Pendendo ternamente a cabeça no ombro do rude seresteiro e fitando, de olhos brilhantes, a Lua encantadora, diz Maria Flor, quase num sussurro: – Nesse mundo não pode existir felicidade mais maior do que esta nossa. Os curumins tão sadio, o gado gordo, o jutar bonito... – Pára um instante, ouvindo umas notas do pinho e termina: – A única dificurdade que a gente temo agora é aqueles dois bico de galinha que tão com gugo. Mas Nossa Senhora vai botar elas boazinha!

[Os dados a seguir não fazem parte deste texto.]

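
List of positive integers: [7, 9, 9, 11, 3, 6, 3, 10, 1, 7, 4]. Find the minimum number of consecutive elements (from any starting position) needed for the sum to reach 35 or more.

4

add 7: running sum 7 < 35
add 9: running sum 16 < 35
add 9: running sum 25 < 35
add 11: shortest ending here [7, 9, 9, 11] sum 36, len 4
add 3: shortest ending here [7, 9, 9, 11, 3] sum 39, len 5
add 6: shortest ending here [9, 9, 11, 3, 6] sum 38, len 5
add 3: shortest ending here [9, 9, 11, 3, 6, 3] sum 41, len 6
add 10: shortest ending here [9, 11, 3, 6, 3, 10] sum 42, len 6
add 1: shortest ending here [9, 11, 3, 6, 3, 10, 1] sum 43, len 7
add 7: shortest ending here [11, 3, 6, 3, 10, 1, 7] sum 41, len 7
add 4: shortest ending here [11, 3, 6, 3, 10, 1, 7, 4] sum 45, len 8
Shortest qualifying length: 4.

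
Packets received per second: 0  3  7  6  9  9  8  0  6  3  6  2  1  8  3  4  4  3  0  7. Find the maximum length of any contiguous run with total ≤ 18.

6

Extend to the right; shrink from the left whenever the sum exceeds 18:
→ 0: sum 0, len 1
→ 3: sum 3, len 2
→ 7: sum 10, len 3
→ 6: sum 16, len 4
→ 9 (dropped 0, 3, 7): sum 15, len 2
→ 9 (dropped 6): sum 18, len 2
→ 8 (dropped 9): sum 17, len 2
→ 0: sum 17, len 3
→ 6 (dropped 9): sum 14, len 3
→ 3: sum 17, len 4
→ 6 (dropped 8): sum 15, len 4
→ 2: sum 17, len 5
→ 1: sum 18, len 6
→ 8 (dropped 0, 6, 3): sum 17, len 4
→ 3 (dropped 6): sum 14, len 4
→ 4: sum 18, len 5
→ 4 (dropped 2, 1, 8): sum 11, len 3
→ 3: sum 14, len 4
→ 0: sum 14, len 5
→ 7 (dropped 3): sum 18, len 5
Longest length seen: 6.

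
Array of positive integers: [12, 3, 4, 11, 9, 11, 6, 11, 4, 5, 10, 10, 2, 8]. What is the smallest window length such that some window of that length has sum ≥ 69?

9

add 12: running sum 12 < 69
add 3: running sum 15 < 69
add 4: running sum 19 < 69
add 11: running sum 30 < 69
add 9: running sum 39 < 69
add 11: running sum 50 < 69
add 6: running sum 56 < 69
add 11: running sum 67 < 69
add 4: shortest ending here [12, 3, 4, 11, 9, 11, 6, 11, 4] sum 71, len 9
add 5: shortest ending here [12, 3, 4, 11, 9, 11, 6, 11, 4, 5] sum 76, len 10
add 10: shortest ending here [4, 11, 9, 11, 6, 11, 4, 5, 10] sum 71, len 9
add 10: shortest ending here [11, 9, 11, 6, 11, 4, 5, 10, 10] sum 77, len 9
add 2: shortest ending here [11, 9, 11, 6, 11, 4, 5, 10, 10, 2] sum 79, len 10
add 8: shortest ending here [9, 11, 6, 11, 4, 5, 10, 10, 2, 8] sum 76, len 10
Shortest qualifying length: 9.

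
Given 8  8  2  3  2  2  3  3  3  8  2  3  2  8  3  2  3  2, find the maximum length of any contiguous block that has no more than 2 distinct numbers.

7

Extend right; when distinct count exceeds 2, shrink from the left:
[8] 1 distinct, len 1
[8, 8] 1 distinct, len 2
[8, 8, 2] 2 distinct, len 3
[2, 3] 2 distinct, len 2
[2, 3, 2] 2 distinct, len 3
[2, 3, 2, 2] 2 distinct, len 4
[2, 3, 2, 2, 3] 2 distinct, len 5
[2, 3, 2, 2, 3, 3] 2 distinct, len 6
[2, 3, 2, 2, 3, 3, 3] 2 distinct, len 7
[3, 3, 3, 8] 2 distinct, len 4
[8, 2] 2 distinct, len 2
[2, 3] 2 distinct, len 2
[2, 3, 2] 2 distinct, len 3
[2, 8] 2 distinct, len 2
[8, 3] 2 distinct, len 2
[3, 2] 2 distinct, len 2
[3, 2, 3] 2 distinct, len 3
[3, 2, 3, 2] 2 distinct, len 4
Longest length with ≤2 distinct: 7.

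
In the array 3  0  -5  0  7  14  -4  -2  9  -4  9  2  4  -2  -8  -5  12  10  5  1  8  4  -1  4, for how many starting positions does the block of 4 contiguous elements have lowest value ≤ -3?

15

3 0 -5 0 → min -5  ≤ -3 ✓
0 -5 0 7 → min -5  ≤ -3 ✓
-5 0 7 14 → min -5  ≤ -3 ✓
0 7 14 -4 → min -4  ≤ -3 ✓
7 14 -4 -2 → min -4  ≤ -3 ✓
14 -4 -2 9 → min -4  ≤ -3 ✓
-4 -2 9 -4 → min -4  ≤ -3 ✓
-2 9 -4 9 → min -4  ≤ -3 ✓
9 -4 9 2 → min -4  ≤ -3 ✓
-4 9 2 4 → min -4  ≤ -3 ✓
9 2 4 -2 → min -2
2 4 -2 -8 → min -8  ≤ -3 ✓
4 -2 -8 -5 → min -8  ≤ -3 ✓
-2 -8 -5 12 → min -8  ≤ -3 ✓
-8 -5 12 10 → min -8  ≤ -3 ✓
-5 12 10 5 → min -5  ≤ -3 ✓
12 10 5 1 → min 1
10 5 1 8 → min 1
5 1 8 4 → min 1
1 8 4 -1 → min -1
8 4 -1 4 → min -1
15 windows satisfy the condition.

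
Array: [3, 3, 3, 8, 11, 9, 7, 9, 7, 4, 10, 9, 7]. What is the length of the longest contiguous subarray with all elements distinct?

[3] len 1
[3] len 1
[3] len 1
[3, 8] len 2
[3, 8, 11] len 3
[3, 8, 11, 9] len 4
[3, 8, 11, 9, 7] len 5
[7, 9] len 2
[9, 7] len 2
[9, 7, 4] len 3
[9, 7, 4, 10] len 4
[7, 4, 10, 9] len 4
[4, 10, 9, 7] len 4
Longest all-distinct length: 5.

5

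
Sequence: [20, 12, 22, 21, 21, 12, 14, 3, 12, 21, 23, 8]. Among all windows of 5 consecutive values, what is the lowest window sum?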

Reverente e emocionado, Antônio silencia o violão, dá um beijo no rosto da esposa, puxando-a para mais pertinho. Deitado de costas no assoalho, Zé Potoca intervém, de olhar fixo no céu: – Meu padrinho! – Hum? – A “Rádio Rurar”, de Santarém, disse que uns cara foram lá na Lua e vortaram de vorta com um saco cheinho de pedra. É certo? – Dizque é. Mas eu não acredito nessas bobage. – responde Presidente, querendo cortar a conversa. – Eu também não, meu padrinho – replica o crioulo. – Mas não é muito longe não, porque eu já tenho arreparado que quando a Lua bóia do chão ela sai logo ali detras da Ilha do Japiim. – E conclui, espetando o dedo no rumo do esplendido astro: – Mas mardando que se os caboco chegasse mesmo lá, São Jorge arrebentava eles de porrada! Minha avó jura que o santo é vigia da bichona e até dragão ele mata com uma baita zagaia. – Como de hábito, Zé Potoca havia quebrado o fascínio envolvente de uma romântica noite. Sabendo que a tagarelice, uma vez iniciada, não teria hora para acabar, Antônio preferiu propor à mulher e ao xerimbabo que se recolhessem. Afinal, tinham um bom chamariz (ou espantalho?) para o sono: o repiquete que chegara.